Algorithm that deside if there are two words $x$ and $y$ in the same length such that $x\in L(A_1)$ and $y\in L(A_2)$

Question

Let $A_1=(Q,\Sigma,q_0,F_1,\delta _1)$ and $A_2=(P,\Sigma ,p_0,F_2,\delta _2)$ a finite non determinustic automaons.

Describe algorithm that deside if there are two words $x$ and $y$ in the same length such that $x\in L(A_1)$ and $y\in L(A_2)$

Hint: Intersection automaton

My try

To bulid the intersection automaton $L_1\cap L_2$ and check if $L_1\cap L_2 \neq \varnothing$ with $"\color{blue}{\text{emptiness problem algorithm} }"$ and if $L_1\cap L_2 \neq \varnothing$ so $\exists $ word $w$ such that $w \in \mathscr L(L_1\cap L_2)$

Answer 1

Consider the NFA $A_1=(Q,\Sigma,q_0,F_1,\delta_1)$. Observe that an accepting run of $A_1$ induces an accepted word.
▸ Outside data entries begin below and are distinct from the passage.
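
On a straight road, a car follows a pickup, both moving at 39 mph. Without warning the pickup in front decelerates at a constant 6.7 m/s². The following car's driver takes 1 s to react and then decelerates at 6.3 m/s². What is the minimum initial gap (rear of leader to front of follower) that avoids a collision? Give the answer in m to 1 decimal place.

39 mph × 0.44704 = 17.4346 m/s.
Leader travels v²/(2a_L) = 303.965 / 13.400 = 22.684 m before stopping.
Follower covers v·t_r = 17.4346 × 1 = 17.435 m while reacting, then v²/(2a_F) = 303.965 / 12.600 = 24.124 m while braking, for a total of 17.435 + 24.124 = 41.559 m.
Since a_F ≤ a_L and the follower starts braking later, the follower is never slower than the leader, so the closest approach is when both have stopped.
Minimum gap = 41.559 − 22.684 = 18.875 m.

Minimum gap ≈ 18.9 m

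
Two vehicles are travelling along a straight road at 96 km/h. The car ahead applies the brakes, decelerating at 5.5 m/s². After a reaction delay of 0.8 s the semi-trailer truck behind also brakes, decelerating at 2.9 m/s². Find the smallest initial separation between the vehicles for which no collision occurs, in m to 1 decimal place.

96 km/h ÷ 3.6 = 26.6667 m/s.
Leader travels v²/(2a_L) = 711.113 / 11.000 = 64.647 m before stopping.
Follower covers v·t_r = 26.6667 × 0.8 = 21.333 m while reacting, then v²/(2a_F) = 711.113 / 5.800 = 122.606 m while braking, for a total of 21.333 + 122.606 = 143.939 m.
Since a_F ≤ a_L and the follower starts braking later, the follower is never slower than the leader, so the closest approach is when both have stopped.
Minimum gap = 143.939 − 64.647 = 79.292 m.

Minimum gap ≈ 79.3 m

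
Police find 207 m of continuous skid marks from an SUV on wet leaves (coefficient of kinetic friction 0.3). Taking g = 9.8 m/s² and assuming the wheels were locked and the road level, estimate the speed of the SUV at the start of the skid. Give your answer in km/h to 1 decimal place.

Deceleration a = μg = 0.3 × 9.8 = 2.940 m/s².
v = √(2a·d) = √(2 × 2.940 × 207) = √1217.160 = 34.8878 m/s.
= 34.8878 × 3.6 = 125.596 km/h.

Initial speed ≈ 125.6 km/h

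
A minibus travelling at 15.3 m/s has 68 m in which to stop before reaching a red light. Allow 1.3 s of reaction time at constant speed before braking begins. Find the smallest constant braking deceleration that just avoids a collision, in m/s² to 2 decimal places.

Required deceleration ≈ 2.43 m/s²

Distance covered during reaction = 15.3000 × 1.3 = 19.890 m.
Distance available for braking: 68 − 19.890 = 48.110 m.
v² = 2a·d ⇒ a = v²/(2d) = 15.3000² / (2 × 48.110) = 234.090 / 96.220 = 2.4329 m/s².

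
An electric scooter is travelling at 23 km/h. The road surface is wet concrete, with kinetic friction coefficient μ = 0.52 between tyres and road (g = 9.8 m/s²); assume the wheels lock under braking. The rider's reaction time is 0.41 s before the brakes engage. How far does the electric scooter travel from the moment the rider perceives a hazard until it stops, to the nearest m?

Total stopping distance ≈ 7 m

23 km/h ÷ 3.6 = 6.3889 m/s.
a = μg = 0.52 × 9.8 = 5.096 m/s².
Reaction distance = v·t_r = 6.3889 × 0.41 = 2.619 m.
Braking distance = v²/(2a) = 6.3889² / (2 × 5.096) = 40.818 / 10.192 = 4.005 m.
Total = 2.619 + 4.005 = 6.624 m.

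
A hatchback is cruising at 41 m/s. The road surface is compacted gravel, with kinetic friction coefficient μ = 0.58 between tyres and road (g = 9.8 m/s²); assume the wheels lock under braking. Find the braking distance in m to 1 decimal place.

Braking distance ≈ 147.9 m

a = μg = 0.58 × 9.8 = 5.684 m/s².
Braking distance = v²/(2a) = 41.0000² / (2 × 5.684) = 1681.000 / 11.368 = 147.871 m.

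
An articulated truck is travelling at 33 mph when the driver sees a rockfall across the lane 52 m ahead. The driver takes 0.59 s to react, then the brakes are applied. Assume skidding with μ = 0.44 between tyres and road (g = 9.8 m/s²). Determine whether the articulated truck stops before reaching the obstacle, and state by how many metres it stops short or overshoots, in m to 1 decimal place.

33 mph × 0.44704 = 14.7523 m/s.
a = μg = 0.44 × 9.8 = 4.312 m/s².
Reaction distance = 14.7523 × 0.59 = 8.704 m.
Braking distance = v²/(2a) = 217.630 / 8.624 = 25.235 m.
Total stopping distance = 8.704 + 25.235 = 33.939 m, vs 52 m available — it stops with 52 − 33.939 = 18.061 m to spare.

Yes — it stops 18.1 m short of the obstacle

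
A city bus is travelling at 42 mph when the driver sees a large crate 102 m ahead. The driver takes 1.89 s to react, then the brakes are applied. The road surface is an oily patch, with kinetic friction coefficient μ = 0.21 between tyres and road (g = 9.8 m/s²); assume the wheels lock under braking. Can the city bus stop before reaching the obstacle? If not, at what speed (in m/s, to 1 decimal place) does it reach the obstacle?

No — it strikes the obstacle at 8.9 m/s

42 mph × 0.44704 = 18.7757 m/s.
a = μg = 0.21 × 9.8 = 2.058 m/s².
Reaction distance = 18.7757 × 1.89 = 35.486 m.
Braking distance needed to stop: v²/(2a) = 352.527 / 4.116 = 85.648 m, so total needed = 35.486 + 85.648 = 121.134 m > 102 m — it cannot stop.
Distance remaining when braking begins: 102 − 35.486 = 66.514 m.
v² = v₀² − 2a·d = 352.527 − 2 × 2.058 × 66.514 = 78.755 m²/s².
v = √78.755 = 8.874 m/s.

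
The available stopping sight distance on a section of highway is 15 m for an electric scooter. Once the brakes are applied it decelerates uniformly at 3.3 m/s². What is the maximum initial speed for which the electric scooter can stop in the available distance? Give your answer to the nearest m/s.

v²/(2a) = d ⇒ v = √(2 × 3.300 × 15) = √99.00 = 9.9499 m/s.

Maximum speed ≈ 10 m/s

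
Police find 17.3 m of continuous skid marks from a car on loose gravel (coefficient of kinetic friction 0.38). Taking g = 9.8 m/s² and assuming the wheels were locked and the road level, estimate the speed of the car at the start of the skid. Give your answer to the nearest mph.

Initial speed ≈ 25 mph

Deceleration a = μg = 0.38 × 9.8 = 3.724 m/s².
v = √(2a·d) = √(2 × 3.724 × 17.3) = √128.850 = 11.3512 m/s.
= 11.3512 ÷ 0.44704 = 25.392 mph.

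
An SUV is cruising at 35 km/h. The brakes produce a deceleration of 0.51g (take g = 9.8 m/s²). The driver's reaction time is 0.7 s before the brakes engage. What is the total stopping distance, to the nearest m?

35 km/h ÷ 3.6 = 9.7222 m/s.
a = 0.51 × 9.8 = 4.998 m/s².
Reaction distance = v·t_r = 9.7222 × 0.7 = 6.806 m.
Braking distance = v²/(2a) = 9.7222² / (2 × 4.998) = 94.521 / 9.996 = 9.456 m.
Total = 6.806 + 9.456 = 16.262 m.

Total stopping distance ≈ 16 m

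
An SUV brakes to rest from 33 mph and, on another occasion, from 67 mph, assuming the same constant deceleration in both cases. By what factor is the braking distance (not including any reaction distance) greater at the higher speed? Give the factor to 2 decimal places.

Braking distance d = v²/(2a), so with a fixed, d ∝ v².
Factor = (67/33)² = 2.0303² = 4.1221.

Factor ≈ 4.12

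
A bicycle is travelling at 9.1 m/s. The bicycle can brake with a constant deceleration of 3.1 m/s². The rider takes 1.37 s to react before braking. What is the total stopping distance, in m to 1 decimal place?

Total stopping distance ≈ 25.8 m

Reaction distance = v·t_r = 9.1000 × 1.37 = 12.467 m.
Braking distance = v²/(2a) = 9.1000² / (2 × 3.100) = 82.810 / 6.200 = 13.356 m.
Total = 12.467 + 13.356 = 25.823 m.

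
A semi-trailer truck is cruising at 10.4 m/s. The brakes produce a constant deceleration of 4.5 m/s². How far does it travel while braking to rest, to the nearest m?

Braking distance ≈ 12 m

Braking distance = v²/(2a) = 10.4000² / (2 × 4.500) = 108.160 / 9.000 = 12.018 m.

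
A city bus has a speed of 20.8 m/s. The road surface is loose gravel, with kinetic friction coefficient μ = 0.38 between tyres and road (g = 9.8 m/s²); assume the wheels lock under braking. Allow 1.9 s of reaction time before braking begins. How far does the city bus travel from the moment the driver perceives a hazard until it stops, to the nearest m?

a = μg = 0.38 × 9.8 = 3.724 m/s².
Reaction distance = v·t_r = 20.8000 × 1.9 = 39.520 m.
Braking distance = v²/(2a) = 20.8000² / (2 × 3.724) = 432.640 / 7.448 = 58.088 m.
Total = 39.520 + 58.088 = 97.608 m.

Total stopping distance ≈ 98 m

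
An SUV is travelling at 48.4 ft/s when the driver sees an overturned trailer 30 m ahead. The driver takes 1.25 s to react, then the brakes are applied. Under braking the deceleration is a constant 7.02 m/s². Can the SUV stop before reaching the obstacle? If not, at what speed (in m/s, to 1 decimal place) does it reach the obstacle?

48.4 ft/s × 0.3048 = 14.7523 m/s.
Reaction distance = 14.7523 × 1.25 = 18.440 m.
Braking distance needed to stop: v²/(2a) = 217.630 / 14.040 = 15.501 m, so total needed = 18.440 + 15.501 = 33.941 m > 30 m — it cannot stop.
Distance remaining when braking begins: 30 − 18.440 = 11.560 m.
v² = v₀² − 2a·d = 217.630 − 2 × 7.020 × 11.560 = 55.328 m²/s².
v = √55.328 = 7.438 m/s.

No — it strikes the obstacle at 7.4 m/s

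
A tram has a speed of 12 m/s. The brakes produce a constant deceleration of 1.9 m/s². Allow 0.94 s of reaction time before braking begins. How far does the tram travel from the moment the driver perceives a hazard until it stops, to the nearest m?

Reaction distance = v·t_r = 12.0000 × 0.94 = 11.280 m.
Braking distance = v²/(2a) = 12.0000² / (2 × 1.900) = 144.000 / 3.800 = 37.895 m.
Total = 11.280 + 37.895 = 49.175 m.

Total stopping distance ≈ 49 m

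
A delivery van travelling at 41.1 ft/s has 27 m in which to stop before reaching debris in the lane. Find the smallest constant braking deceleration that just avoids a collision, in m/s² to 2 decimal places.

Required deceleration ≈ 2.91 m/s²

41.1 ft/s × 0.3048 = 12.5273 m/s.
v² = 2a·d ⇒ a = v²/(2d) = 12.5273² / (2 × 27.000) = 156.933 / 54.000 = 2.9062 m/s².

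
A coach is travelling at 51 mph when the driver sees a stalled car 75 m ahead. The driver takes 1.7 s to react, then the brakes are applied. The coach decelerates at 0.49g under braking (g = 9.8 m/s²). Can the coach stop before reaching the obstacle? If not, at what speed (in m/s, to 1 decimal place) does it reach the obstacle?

No — it strikes the obstacle at 13.1 m/s

51 mph × 0.44704 = 22.7990 m/s.
a = 0.49 × 9.8 = 4.802 m/s².
Reaction distance = 22.7990 × 1.7 = 38.758 m.
Braking distance needed to stop: v²/(2a) = 519.794 / 9.604 = 54.123 m, so total needed = 38.758 + 54.123 = 92.881 m > 75 m — it cannot stop.
Distance remaining when braking begins: 75 − 38.758 = 36.242 m.
v² = v₀² − 2a·d = 519.794 − 2 × 4.802 × 36.242 = 171.726 m²/s².
v = √171.726 = 13.104 m/s.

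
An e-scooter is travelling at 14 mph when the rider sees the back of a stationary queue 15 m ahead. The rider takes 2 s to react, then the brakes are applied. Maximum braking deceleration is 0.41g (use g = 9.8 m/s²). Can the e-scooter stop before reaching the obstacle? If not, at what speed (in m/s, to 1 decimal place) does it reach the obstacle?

No — it strikes the obstacle at 4.4 m/s

14 mph × 0.44704 = 6.2586 m/s.
a = 0.41 × 9.8 = 4.018 m/s².
Reaction distance = 6.2586 × 2 = 12.517 m.
Braking distance needed to stop: v²/(2a) = 39.170 / 8.036 = 4.874 m, so total needed = 12.517 + 4.874 = 17.391 m > 15 m — it cannot stop.
Distance remaining when braking begins: 15 − 12.517 = 2.483 m.
v² = v₀² − 2a·d = 39.170 − 2 × 4.018 × 2.483 = 19.217 m²/s².
v = √19.217 = 4.384 m/s.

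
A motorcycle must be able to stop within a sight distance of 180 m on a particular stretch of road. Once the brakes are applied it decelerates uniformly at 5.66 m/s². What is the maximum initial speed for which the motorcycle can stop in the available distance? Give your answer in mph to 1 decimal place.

v²/(2a) = d ⇒ v = √(2 × 5.660 × 180) = √2037.60 = 45.1398 m/s.
45.1398 m/s ÷ 0.44704 = 100.975 mph.

Maximum speed ≈ 101.0 mph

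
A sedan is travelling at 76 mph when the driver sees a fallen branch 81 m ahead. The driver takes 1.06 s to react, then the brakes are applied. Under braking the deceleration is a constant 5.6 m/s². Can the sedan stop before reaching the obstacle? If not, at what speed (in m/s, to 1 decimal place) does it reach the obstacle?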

That is, we don't really care about the alphabet of the automaton if we only want to consider word length.

Thus, instead of constructing the intersection automaton directly, first change the alphabet of both automata to be $\Sigma=\{a\}$, by changing the letters in all the transitions to $a$. That is, for a transition $\delta_1(q,\sigma)=q'$, change the transition to $\delta(q,a)=q'$.

Now construct the product automaton, and check emptiness.

I'm leaving the correctness proof as an exercise.